One should always quote a French philosopher when writing about the White Review.
I launched the mag in July 2013 and edited until July 2023 because I like round numbers. The magazine is in good health and in great editorial hands. Long live Minor Literature[s].
Some people haven’t heard of the groundbreaking concept of a “backup”.
The editors actually lose money since they pay for the site. Therapy is more expensive, I guess.
Aș ridiculous as the term “the scene” is, I still prefer the term to “the industry”, for reasons that should become clear below.
Not to mention running a charity, with its trustees, meetings, annual accounts, and so on.
When they are well-designed. Most aren’t and look like shit.
One day I will write about the editor of an online magazine, a venue that didn’t pay. This didn’t stop him from raising +£100k over five or six years, to pay for “the costs of running the magazine”. For each person doing things altruistically there’s always someone else taking the piss — this is a fact of life. My advice: if you submit to mags that don’t pay — and by all means do — make sure of two things: 1) you aren’t getting charged a reading fee (don’t ever pay for these); 2) no one is making any money from the publication.
1. Once upon a time I was a baby writer living in the center of the universe known as old/my NYC; some would say, I was in the heart of all the scenes, but this was unbeknownst to me since I had no connections to any literary or publishing world: I was a “grown-up” teacher with room mates who loved reading and collecting my observations in notebooks.
Then we all became writers because of blogging and through the now famous bookstore McNally Jackson, I discovered self-publishing. Then I learned of journals. And rejections. And prestige. And awards. And the ladder. So, it all happened very backwards for me. And thank Zeus for it! I have never forgotten, especially in the U.S., that if the only people who are reading your work are in said literary journals, then let me break your heart: no one is reading your work. (This may not be the case in Ireland and Ireland is a separate case study). Esteemed writers who used to write for Playboy had a bigger readership in that regard. Ray Bradbury, Chekhov etc. had many readers than literary accolades, the equivalent of our “blogs” I suppose? Not sure of that equivalency to be honest.
2. I don’t know if I agree with this: “a piece published online will always be read by more people than a piece published in print, especially over time.” I have seen sites close and things disappear. People’s obsession with substack...am I the only one who remembers Posterous?! It was awesome (and made plagiarism very easy by reposting, similarly to Tumblr lol) and Jack’s Twitter bought it and then poof- took it all down. There goes your content. Not to mention most people wouldn’t have made the effort as you did with Minor Literatures.

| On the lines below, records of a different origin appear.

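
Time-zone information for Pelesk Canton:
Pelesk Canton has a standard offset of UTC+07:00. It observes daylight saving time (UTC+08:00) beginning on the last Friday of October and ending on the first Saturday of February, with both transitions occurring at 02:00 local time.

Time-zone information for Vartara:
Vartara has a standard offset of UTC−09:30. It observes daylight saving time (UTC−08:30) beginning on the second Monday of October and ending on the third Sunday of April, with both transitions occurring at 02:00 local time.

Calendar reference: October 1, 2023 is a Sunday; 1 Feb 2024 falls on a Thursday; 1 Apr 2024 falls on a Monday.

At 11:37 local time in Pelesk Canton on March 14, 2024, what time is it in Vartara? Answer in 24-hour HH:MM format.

1 October 2023 is a Sunday, so Fridays fall on 6, 13, 20, 27; the last is October 27.
1 February 2024 is a Thursday, so the first Saturday is February 3.
March 14, 2024 is outside the daylight-saving period (27 October 2023 – 3 February 2024), so Pelesk Canton is on standard time, UTC+07:00.
11:37 Pelesk Canton − 7h = 04:37 UTC.
1 October 2023 is a Sunday, so the first Monday is October 2 and the second is October 9.
1 April 2024 is a Monday, so the first Sunday is April 7 and the third is April 21.
At the standard offset (UTC−09:30), 04:37 UTC − 9h30m = 19:07 Vartara standard time (rolling into the previous day, 13 March 2024).
The standard-time date in Vartara, March 13, 2024, lies within the daylight-saving period (9 October 2023 – 21 April 2024), so Vartara is on daylight time, UTC−08:30.
04:37 UTC − 8h30m = 20:07 Vartara (rolling into the previous day, 13 March 2024).

20:07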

3. I once submitted fiction to 3AM -never heard back. I am not cool enough.
4. I once told an editor about my book idea who wasn’t really listening to me until I mentioned that the essay I wanted to expand had been part of an anthology which was reviewed in 3AM. They jotted my name down. I was over it by the time they asked to spell my last name.
5. Any literary journal that continues to thrive (primarily in Ireland but even there it’s getting saturated but they may not be impacted because for every writer they have two readers and every writer is a reader) is because they recognize that obsessive READERS are the lifeblood.
its a reasonable definition of the lifecycle of literary magazines... if you remove the anecdotes you end up with a nice life cycle flow chart!